Answer the following question about the function whose derivative is given below

Answer 1

Answer:

a) The critical points are $x = 3$ and $x = -6$.

b) f is decreasing in the interval $(-\infty, -6)$

f is increasing in the intervals $(-6,3)$ and $(3,\infty)$.

c) Local minima: $x = -6$

Local maxima: No local maxima

Step-by-step explanation:

(a) what are the critical points of f?

The critical points of f are those in which $f^{\prime}(x) = 0$. So

$f^{\prime}(x) = 0$

$(x-3)^{2}(x+6) = 0$

So, the critical points are $x = 3$ and $x = -6$.

(b) on what intervals is f increasing or decreasing? (if there is no interval put no interval)

For any interval, if $f^{\prime}$ is positive, f is increasing in the interval. If it is negative, f is decreasing in the interval.
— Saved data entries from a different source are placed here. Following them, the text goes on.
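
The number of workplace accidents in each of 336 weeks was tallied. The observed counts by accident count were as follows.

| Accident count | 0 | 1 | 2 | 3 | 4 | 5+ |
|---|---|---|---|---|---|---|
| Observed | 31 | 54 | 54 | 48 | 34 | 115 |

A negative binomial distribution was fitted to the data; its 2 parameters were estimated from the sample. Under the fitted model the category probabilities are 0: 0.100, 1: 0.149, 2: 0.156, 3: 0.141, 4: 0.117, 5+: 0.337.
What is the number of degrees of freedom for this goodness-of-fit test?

There are k = 6 categories and 2 parameters estimated from the data, so df = 6 − 1 − 2 = 3.

3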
Our critical points are $x = 3$ and $x = -6$. So we have those following intervals:

$(-\infty, -6), (-6,3), (3, \infty)$

We select a point x in each interval, and calculate $f^{\prime}(x)$.

So

-------------------------

$(-\infty, -6)$

$f^{\prime}(-7) = (-7-3)^{2}(-7+6) = (100)(-1) = -100$

f is decreasing in the interval $(-\infty, -6)$

---------------------------

$(-6,3)$

$f^{\prime}(2) = (2-3)^{2}(2+6) = (1)(8) = 8$

f is increasing in the interval $(-6,3)$.

------------------------------

$(3, \infty)$

$f^{\prime}(4) = (4-3)^{2}(4+6) = (1)(10) = 10$

f is increasing in the interval $(3,\infty)$.

(c) At what points, if any, does f assume local maximum and minima values. ( if there is no local maxima put mo local maxima) if there is no local minima put no local minima

At a critical point x, if the function goes from decreasing to increasing, it is a local minima. And if the function goes from increasing to decreasing, it is a local maxima.

So, for each critical point is this problem:

At $x = -6$, f goes from decreasing to increasing.

So $x = -6$, f assume a local minima value

At $x = 3$, f goes from increasing to increasing. So, there it is not a local maxima nor a local minima. So, there is no local maxima for this function.